The production isn’t quite that sonically ambitious on Everything And Nothing Too, Allison’s fourth solo effort, but the album doesn’t suffer for it. Several tracks sport jangling guitars, handclaps, chiming glockenspiel and whipcrack drums that imply Spectorian splendor without obscuring her vocals or sending the recording budget into the stratosphere.
But Allison’s work isn’t a mere nostalgia trip, nor is it alt-country, as it’s been termed in the past. Indeed, miscategorization seems almost a birthright for the daughter of genre-jumping pianist Mose Allison, who plays and sings along here on his song “Was”.

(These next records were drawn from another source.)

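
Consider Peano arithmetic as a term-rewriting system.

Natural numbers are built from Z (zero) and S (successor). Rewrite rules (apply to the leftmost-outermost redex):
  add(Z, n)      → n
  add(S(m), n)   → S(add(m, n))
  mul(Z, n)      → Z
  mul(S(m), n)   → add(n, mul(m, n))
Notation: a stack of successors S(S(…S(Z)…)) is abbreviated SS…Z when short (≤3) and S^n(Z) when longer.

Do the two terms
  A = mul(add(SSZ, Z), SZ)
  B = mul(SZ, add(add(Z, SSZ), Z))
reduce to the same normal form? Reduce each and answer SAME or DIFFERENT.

Term A:
  start: mul(add(SSZ, Z), SZ)
  [1] mul(S(add(SZ, Z)), SZ)
  [2] add(SZ, mul(add(SZ, Z), SZ))
  [3] S(add(Z, mul(add(SZ, Z), SZ)))
  [4] S(mul(add(SZ, Z), SZ))
  [5] S(mul(S(add(Z, Z)), SZ))
  [6] S(add(SZ, mul(add(Z, Z), SZ)))
  [7] S(S(add(Z, mul(add(Z, Z), SZ))))
  [8] S(S(mul(add(Z, Z), SZ)))
  [9] S(S(mul(Z, SZ)))
  [10] SSZ

Term B:
  start: mul(SZ, add(add(Z, SSZ), Z))
  [1] add(add(add(Z, SSZ), Z), mul(Z, add(add(Z, SSZ), Z)))
  [2] add(add(SSZ, Z), mul(Z, add(add(Z, SSZ), Z)))
  [3] add(S(add(SZ, Z)), mul(Z, add(add(Z, SSZ), Z)))
  [4] S(add(add(SZ, Z), mul(Z, add(add(Z, SSZ), Z))))
  [5] S(add(S(add(Z, Z)), mul(Z, add(add(Z, SSZ), Z))))
  [6] S(S(add(add(Z, Z), mul(Z, add(add(Z, SSZ), Z)))))
  [7] S(S(add(Z, mul(Z, add(add(Z, SSZ), Z)))))
  [8] S(S(mul(Z, add(add(Z, SSZ), Z))))
  [9] SSZ

Answer: SAME — A ⇓ SSZ, B ⇓ SSZ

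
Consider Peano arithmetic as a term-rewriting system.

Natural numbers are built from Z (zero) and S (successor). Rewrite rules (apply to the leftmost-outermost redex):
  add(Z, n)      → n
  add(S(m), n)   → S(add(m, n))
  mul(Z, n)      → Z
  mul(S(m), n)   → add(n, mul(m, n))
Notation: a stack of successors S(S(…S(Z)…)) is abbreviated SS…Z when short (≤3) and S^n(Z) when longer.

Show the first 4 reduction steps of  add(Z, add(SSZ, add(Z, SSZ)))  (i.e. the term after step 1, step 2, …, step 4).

  start: add(Z, add(SSZ, add(Z, SSZ)))
  step 1: add(SSZ, add(Z, SSZ))
  step 2: S(add(SZ, add(Z, SSZ)))
  step 3: S(S(add(Z, add(Z, SSZ))))
  step 4: S(S(add(Z, SSZ)))

Answer: after 4 steps: S(S(add(Z, SSZ)))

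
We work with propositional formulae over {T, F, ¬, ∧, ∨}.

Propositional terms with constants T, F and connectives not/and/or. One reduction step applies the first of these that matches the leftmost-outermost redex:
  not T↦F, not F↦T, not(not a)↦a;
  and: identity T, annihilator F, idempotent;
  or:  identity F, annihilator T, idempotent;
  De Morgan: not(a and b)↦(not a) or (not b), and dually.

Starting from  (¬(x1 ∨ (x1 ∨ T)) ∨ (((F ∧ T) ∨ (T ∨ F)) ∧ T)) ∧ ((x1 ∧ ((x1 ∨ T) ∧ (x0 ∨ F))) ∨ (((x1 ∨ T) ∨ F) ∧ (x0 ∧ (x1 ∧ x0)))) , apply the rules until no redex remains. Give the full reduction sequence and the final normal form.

Answer: normal form = (x1 ∧ x0) ∨ (x0 ∧ (x1 ∧ x0))  (in 17 steps)

Working:
  start: (¬(x1 ∨ (x1 ∨ T)) ∨ (((F ∧ T) ∨ (T ∨ F)) ∧ T)) ∧ ((x1 ∧ ((x1 ∨ T) ∧ (x0 ∨ F))) ∨ (((x1 ∨ T) ∨ F) ∧ (x0 ∧ (x1 ∧ x0))))
  [1] ((¬x1 ∧ ¬(x1 ∨ T)) ∨ (((F ∧ T) ∨ (T ∨ F)) ∧ T)) ∧ ((x1 ∧ ((x1 ∨ T) ∧ (x0 ∨ F))) ∨ (((x1 ∨ T) ∨ F) ∧ (x0 ∧ (x1 ∧ x0))))
  [2] ((¬x1 ∧ (¬x1 ∧ ¬T)) ∨ (((F ∧ T) ∨ (T ∨ F)) ∧ T)) ∧ ((x1 ∧ ((x1 ∨ T) ∧ (x0 ∨ F))) ∨ (((x1 ∨ T) ∨ F) ∧ (x0 ∧ (x1 ∧ x0))))
  [3] ((¬x1 ∧ (¬x1 ∧ F)) ∨ (((F ∧ T) ∨ (T ∨ F)) ∧ T)) ∧ ((x1 ∧ ((x1 ∨ T) ∧ (x0 ∨ F))) ∨ (((x1 ∨ T) ∨ F) ∧ (x0 ∧ (x1 ∧ x0))))
  [4] ((¬x1 ∧ F) ∨ (((F ∧ T) ∨ (T ∨ F)) ∧ T)) ∧ ((x1 ∧ ((x1 ∨ T) ∧ (x0 ∨ F))) ∨ (((x1 ∨ T) ∨ F) ∧ (x0 ∧ (x1 ∧ x0))))
  [5] (F ∨ (((F ∧ T) ∨ (T ∨ F)) ∧ T)) ∧ ((x1 ∧ ((x1 ∨ T) ∧ (x0 ∨ F))) ∨ (((x1 ∨ T) ∨ F) ∧ (x0 ∧ (x1 ∧ x0))))
  [6] (((F ∧ T) ∨ (T ∨ F)) ∧ T) ∧ ((x1 ∧ ((x1 ∨ T) ∧ (x0 ∨ F))) ∨ (((x1 ∨ T) ∨ F) ∧ (x0 ∧ (x1 ∧ x0))))
  [7] ((F ∧ T) ∨ (T ∨ F)) ∧ ((x1 ∧ ((x1 ∨ T) ∧ (x0 ∨ F))) ∨ (((x1 ∨ T) ∨ F) ∧ (x0 ∧ (x1 ∧ x0))))
  [8] (F ∨ (T ∨ F)) ∧ ((x1 ∧ ((x1 ∨ T) ∧ (x0 ∨ F))) ∨ (((x1 ∨ T) ∨ F) ∧ (x0 ∧ (x1 ∧ x0))))
  [9] (T ∨ F) ∧ ((x1 ∧ ((x1 ∨ T) ∧ (x0 ∨ F))) ∨ (((x1 ∨ T) ∨ F) ∧ (x0 ∧ (x1 ∧ x0))))
  [10] T ∧ ((x1 ∧ ((x1 ∨ T) ∧ (x0 ∨ F))) ∨ (((x1 ∨ T) ∨ F) ∧ (x0 ∧ (x1 ∧ x0))))
  [11] (x1 ∧ ((x1 ∨ T) ∧ (x0 ∨ F))) ∨ (((x1 ∨ T) ∨ F) ∧ (x0 ∧ (x1 ∧ x0)))
  [12] (x1 ∧ (T ∧ (x0 ∨ F))) ∨ (((x1 ∨ T) ∨ F) ∧ (x0 ∧ (x1 ∧ x0)))
  [13] (x1 ∧ (x0 ∨ F)) ∨ (((x1 ∨ T) ∨ F) ∧ (x0 ∧ (x1 ∧ x0)))
  [14] (x1 ∧ x0) ∨ (((x1 ∨ T) ∨ F) ∧ (x0 ∧ (x1 ∧ x0)))
  [15] (x1 ∧ x0) ∨ ((x1 ∨ T) ∧ (x0 ∧ (x1 ∧ x0)))
  [16] (x1 ∧ x0) ∨ (T ∧ (x0 ∧ (x1 ∧ x0)))
  [17] (x1 ∧ x0) ∨ (x0 ∧ (x1 ∧ x0))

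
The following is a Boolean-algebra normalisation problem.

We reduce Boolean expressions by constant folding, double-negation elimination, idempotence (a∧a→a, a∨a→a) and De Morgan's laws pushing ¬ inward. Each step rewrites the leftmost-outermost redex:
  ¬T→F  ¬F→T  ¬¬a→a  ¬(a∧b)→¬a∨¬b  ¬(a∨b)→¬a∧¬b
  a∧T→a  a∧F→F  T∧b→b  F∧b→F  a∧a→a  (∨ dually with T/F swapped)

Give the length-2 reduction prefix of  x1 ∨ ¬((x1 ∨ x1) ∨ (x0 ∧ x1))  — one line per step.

  start: x1 ∨ ¬((x1 ∨ x1) ∨ (x0 ∧ x1))
  [1] x1 ∨ (¬(x1 ∨ x1) ∧ ¬(x0 ∧ x1))
  [2] x1 ∨ ((¬x1 ∧ ¬x1) ∧ ¬(x0 ∧ x1))

Answer: after 2 steps: x1 ∨ ((¬x1 ∧ ¬x1) ∧ ¬(x0 ∧ x1))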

Aside from that track and a gorgeously melancholic version of the Smiths’ “Everyday Is Like Sunday”, the songs are all originals. Allison lends a dreamy wistfulness to “Heart Of London”, offering hope that, despite all odds, everything will be OK. That wish is also at the center of the album opener, “Don’t Go To Sleep”.
A happy outcome seems less certain on “Have You No Pride?”, a warning to a friend about a faithless lover. Elsewhere, the romantic sway of “Just Give Me Moonlight In Vermont” contrasts sharply with the rocking “Troubled Boy”, in which Allison attempts to woo the object of her desire by confessing, “I’m troubled, too.”